Use of the intra-aortic balloon in the treatment of circulatory failure after cardiac surgery has resulted in the long-term survival of 7 patients out of 20. The failures occured when the myocardium is severely compromised so that any treatment is likely to fait (8/13), and where there is the ultimate complication of renal or hepatic failure (4/13), irreversible ventricular failure or secondary haemorrhage. In urgent coronary bypass surgery (4/13) it would appear that the use of the balloon preoperatively would have avoided or at least slowed the progress toward the anatomical changes of massive infarction. As the use of the balloon has often been associated with a reduction in the number of circulating platelets and a pathological increase in the breakdow products of fibrin, heparin is now used systematically in an attempt to prevent the development of a true intravascular coagulation syndrome. The use of lidocaine is also recommended to prevent fatal or dangerous ventricular arrhythmias when the balloon is functioning well. A combination of the intra-aortic balloon with the infusion of small doses of adrenaline would seem to be an interesting therapeutic combination, especially at the onset of counterpressure.

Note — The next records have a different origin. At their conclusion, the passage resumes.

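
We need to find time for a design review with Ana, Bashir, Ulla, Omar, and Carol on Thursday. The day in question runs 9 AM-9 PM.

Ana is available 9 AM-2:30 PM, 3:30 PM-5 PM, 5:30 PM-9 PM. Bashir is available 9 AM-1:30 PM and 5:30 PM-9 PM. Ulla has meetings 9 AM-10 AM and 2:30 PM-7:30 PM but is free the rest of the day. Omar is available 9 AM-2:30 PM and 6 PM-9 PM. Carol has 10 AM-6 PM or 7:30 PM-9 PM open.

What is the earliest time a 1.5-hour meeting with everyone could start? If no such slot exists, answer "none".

10:00

Ana free: 09:00-14:30, 15:30-17:00, 17:30-21:00.
Bashir free: 09:00-13:30, 17:30-21:00.
Ulla free: 10:00-14:30, 19:30-21:00 (invert busy blocks within the working day).
Omar free: 09:00-14:30, 18:00-21:00.
Carol free: 10:00-18:00, 19:30-21:00.
Ana ∩ Bashir: 09:00-13:30, 17:30-21:00.
Ana ∩ Bashir ∩ Ulla: 10:00-13:30, 19:30-21:00.
Ana ∩ Bashir ∩ Ulla ∩ Omar: 10:00-13:30, 19:30-21:00.
Ana ∩ Bashir ∩ Ulla ∩ Omar ∩ Carol: 10:00-13:30, 19:30-21:00.
Those are the intersection windows.
The first common window of at least 90 minutes is 10:00-13:30, so the earliest start is 10:00.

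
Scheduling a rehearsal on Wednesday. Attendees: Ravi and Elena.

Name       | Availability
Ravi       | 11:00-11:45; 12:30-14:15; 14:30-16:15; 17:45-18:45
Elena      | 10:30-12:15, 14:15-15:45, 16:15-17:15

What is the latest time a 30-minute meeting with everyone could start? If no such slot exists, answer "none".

Ravi ∩ Elena: 11:00-11:45, 14:30-15:45.
The last common window of at least 30 minutes is 14:30-15:45; a 30-minute meeting can start as late as 15:15 and still end by 15:45.

15:15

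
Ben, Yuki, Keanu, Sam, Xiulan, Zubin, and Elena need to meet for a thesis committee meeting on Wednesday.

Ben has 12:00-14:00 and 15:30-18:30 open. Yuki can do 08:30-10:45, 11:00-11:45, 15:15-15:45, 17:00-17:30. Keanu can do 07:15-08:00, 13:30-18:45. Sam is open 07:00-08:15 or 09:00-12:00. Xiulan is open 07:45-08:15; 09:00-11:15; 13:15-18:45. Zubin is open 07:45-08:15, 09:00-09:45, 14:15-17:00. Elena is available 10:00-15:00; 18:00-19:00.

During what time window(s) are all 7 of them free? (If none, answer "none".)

none

Ben ∩ Yuki: 15:30-15:45, 17:00-17:30.
Ben ∩ Yuki ∩ Keanu: 15:30-15:45, 17:00-17:30.
Ben ∩ Yuki ∩ Keanu ∩ Sam: ∅.
Ben ∩ Yuki ∩ Keanu ∩ Sam ∩ Xiulan: ∅.
Ben ∩ Yuki ∩ Keanu ∩ Sam ∩ Xiulan ∩ Zubin: ∅.
Ben ∩ Yuki ∩ Keanu ∩ Sam ∩ Xiulan ∩ Zubin ∩ Elena: ∅.
There is no time when everyone is free.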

主动脉内球囊用于心脏手术后循环衰竭的治疗,使20例患者中的7例长期存活。治疗失败发生在心肌严重受损以至于任何治疗都可能失败的情况下(13例中有8例),以及存在肾或肝功能衰竭这一最终并发症的情况下(13例中有4例)、不可逆性心力衰竭或继发性出血。在急诊冠状动脉搭桥手术中(13例中有4例),术前使用球囊似乎本可避免或至少减缓向大面积梗死的解剖学改变发展的进程。由于球囊的使用常常与循环血小板数量减少以及纤维蛋白降解产物病理性增加有关,目前系统性地使用肝素以试图预防真正的血管内凝血综合征的发生。当球囊功能良好时,也推荐使用利多卡因以预防致命或危险的室性心律失常。主动脉内球囊与小剂量肾上腺素输注相结合似乎是一种有意思的治疗组合,尤其是在反搏开始时。